The S&P 500 edged higher in the final trading day of the week, notching a fourth consecutive month of gains. The broad stock-market gauge added 3.23 points, or 0.1%, to 4204.11. The tech-heavy Nasdaq Composite gained 12.46 points, or 0.1%, to 13748.74. The Dow Jones Industrial Average gained 64.81 points, or 0.2%, to 34529.45. The S&P 500 and Dow clinched gains for the month of May, while the Nasdaq logged a decline, snapping a six-month streak of wins. The month has been marked by big swings in everything from stocks to bitcoin. Worries about inflation injected a jolt of volatility to markets earlier in May, though major U.S. indexes have regained their footing since as investors rapidly stepped back into markets. The Federal Reserve’s preferred measure of inflation—the price index for personal-consumption expenditure, excluding food and energy—rose 3.1% from a year earlier. A surge in demand after Covid-19 restrictions were lifted, coupled with supply chain strains, likely led to a rise in prices last month. A dizzying run for meme stocks continued this week. AMC Entertainment slipped Friday after closing at the highest level in four years the prior session. The shares have more than doubled this week, closing at $26.12 Friday. Ulta Beauty shares rose $17.00, or 5.2%, to $345.36 after the beauty retailer swung to a profit during its latest quarter, as sales picked up with the economy rebounding. Salesforce.com shares jumped $12.27, or 5.4%, to $238.10 after the cloud-software company reported first-quarter results and a second-quarter outlook that beat analysts’ forecasts. U.S. markets will be closed on Monday for the Memorial Day holiday, which also marks the start of traditional summer vacations.

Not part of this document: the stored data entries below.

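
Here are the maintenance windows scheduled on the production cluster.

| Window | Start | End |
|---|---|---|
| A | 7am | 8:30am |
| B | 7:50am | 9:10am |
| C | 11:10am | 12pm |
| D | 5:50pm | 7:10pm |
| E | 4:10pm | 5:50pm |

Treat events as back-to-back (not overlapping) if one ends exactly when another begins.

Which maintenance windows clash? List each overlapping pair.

Sorted by start: A, B, C, E, D.
B starts before A ends → A and B overlap.
C starts after A ends, so nothing later overlaps A either.
C starts after B ends, so nothing later overlaps B either.
E starts after C ends, so nothing later overlaps C either.
D starts exactly when E ends (back-to-back, no overlap).

A & B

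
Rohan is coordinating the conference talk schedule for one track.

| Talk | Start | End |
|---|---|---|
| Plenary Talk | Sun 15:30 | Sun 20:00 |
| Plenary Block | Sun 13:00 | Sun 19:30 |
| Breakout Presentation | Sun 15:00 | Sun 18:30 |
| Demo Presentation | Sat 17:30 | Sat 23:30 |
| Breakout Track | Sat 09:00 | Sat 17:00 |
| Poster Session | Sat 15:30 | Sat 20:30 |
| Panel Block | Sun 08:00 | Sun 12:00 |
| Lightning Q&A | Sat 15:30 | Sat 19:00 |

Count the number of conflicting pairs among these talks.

Check each pair: they overlap iff neither finishes before the other starts.
Sorted by start: Breakout Track, Poster Session, Lightning Q&A, Demo Presentation, Panel Block, Plenary Block, Breakout Presentation, Plenary Talk.
Poster Session starts before Breakout Track ends → Breakout Track and Poster Session overlap.
Lightning Q&A starts before Breakout Track ends → Breakout Track and Lightning Q&A overlap.
Demo Presentation starts after Breakout Track ends, so nothing later overlaps Breakout Track either.
Lightning Q&A starts before Poster Session ends → Poster Session and Lightning Q&A overlap.
Demo Presentation starts before Poster Session ends → Poster Session and Demo Presentation overlap.
Panel Block starts after Poster Session ends, so nothing later overlaps Poster Session either.
Demo Presentation starts before Lightning Q&A ends → Lightning Q&A and Demo Presentation overlap.
Panel Block starts after Lightning Q&A ends, so nothing later overlaps Lightning Q&A either.
Panel Block starts after Demo Presentation ends, so nothing later overlaps Demo Presentation either.
Plenary Block starts after Panel Block ends, so nothing later overlaps Panel Block either.
Breakout Presentation starts before Plenary Block ends → Plenary Block and Breakout Presentation overlap.
Plenary Talk starts before Plenary Block ends → Plenary Block and Plenary Talk overlap.
Plenary Talk starts before Breakout Presentation ends → Breakout Presentation and Plenary Talk overlap.
Overlapping pairs: Breakout Presentation & Plenary Block, Breakout Presentation & Plenary Talk, Breakout Track & Lightning Q&A, Breakout Track & Poster Session, Demo Presentation & Lightning Q&A, Demo Presentation & Poster Session, Lightning Q&A & Poster Session, Plenary Block & Plenary Talk — 8 in total.

8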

At the beginning of the new trading week, the Asian stock exchanges show slight losses. the Shanghai Composite loses 0.2 percent. In Hong Kong, the Hang Seng Index lost 0.5 percent. After the significant plus of 2 percent at the end of the previous week, the Nikkei 225 is down 1.1 percent.
Yields for U.S. government debt edged lower Friday, as investors pored over another reading of inflation, affirming that price pressures are gathering, though market participants view them as transitory. Bond markets closed an hour early on Friday at 2 p.m. Eastern Time, in observance of the Memorial Day holiday. The 10-year Treasury note ticked down to 1.592% from 1.609% Thursday.